A Side of Me You Never Found - snowbaz
laST fic :((((((( thank you to @carryon-countdown for doin this amazing event for the fandom. here’s carry on countdown: chapter 61 :)
Baz is ANGSTY
Is it so hard to believe, that maybe I like you?
The car is quiet on the way back to Baz’s manor.
Baz’s driving is slightly slower, less panicked and angry than before. Sometimes I don’t think he’s concentrating enough on the road, staring out to the horizon with his fingers pinching his bottom lip. I try not to stare, but it’s hard. Baz is so close, so here. I can’t help but wonder what would have happened if… if I didn’t…
“Baz?” I ask.
He doesn’t react.
Until he pulls over.
And for the first time tonight, he relaxes.

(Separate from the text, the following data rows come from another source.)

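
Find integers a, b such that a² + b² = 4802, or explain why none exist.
49² + 49² (a=49, b=49)

Factorization: 4802 = 2 × 7^4
By Fermat: n is sum of two squares iff every prime p ≡ 3 (mod 4) appears to even power.
All primes ≡ 3 (mod 4) appear to even power.
Search a = 0, 1, 2, … for 4802 - a² a perfect square: first hit at a = 49: 4802 - 2401 = 2401 = 49².
4802 = 49² + 49² = 2401 + 2401 ✓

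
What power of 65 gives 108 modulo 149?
95

Baby-step giant-step with step n = ⌈√149⌉ = 13.
Baby steps 65^j mod 149 (j:value) for j=0..12: 0:1, 1:65, 2:53, 3:18, 4:127, 5:60, 6:26, 7:51, 8:37, 9:21, 10:24, 11:70, 12:80.
Giant-step multiplier: 65^(-13) ≡ 65^(148-13) = 65^135 ≡ 139 (mod 149).
Giant steps γ_i = 108·139^i mod 149: γ_0=108, γ_1=112, γ_2=72, γ_3=25, γ_4=48, γ_5=116, γ_6=32, γ_7=127 (in table at j=4).
x = i·n + j = 7·13 + 4 = 95.
Check: 65^95 ≡ 108 (mod 149).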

“When you kissed me, did you mean to?” He interrogates softly.
Did I? Yes.
But…for how long?
I remember in fourth year, when I started to feel my relationship with Agatha slipping away from us both. When I swapped out my time with the girl of my dreams, to watch Baz (to study Baz). It was a pass-time that frustrated myself more than anyone, because there was something about Baz that I needed. Watching him, learning his habits and schedule, essentially obsessing over him for no reason other than my own obliviousness.
This continued through the next few years, even after everything he did to me. I never forget what he’s done, no, and I’m not even sure I forgive him, but I still admire him. For his strength, mostly, but also for his grace. Tonight is no different. He’s danger and chaos, but (paradoxically) I feel safer knowing he’s here.
Crowley, he’s here.
“Of course I meant to,” I answer softly.
“No, but did you mean it, Simon.”
“Yes, Baz - I kissed you because I like you and I want to kiss you. Is that so hard to believe?”
He gives me a sorry glance. We stay silent for as long as is needed, until he slowly reaches across his body to un-click his seat-belt.
“Where are you going?” I worry, remember what happened the last time this happened.
“Nowhere, I just-”
“I need to get out-”
And I grab him by the shirt and kiss him once more.
We don’t part. Even when our lips aren’t touching, our foreheads stay pressed together. I look at him, but his eyes are closed. For what feels like forever, we stay in that moment. Baz doesn’t move at all, but my hands drift from his chest, to arms, to neck and jaw. He sighs when he opens his eyes, but smiles quietly as he kisses me once more.
“You, somehow, are the only thing that makes sense right now,” he tells me, barely audible. “Which is ironic, because you have never, in your life, made any sense with your mouth before.”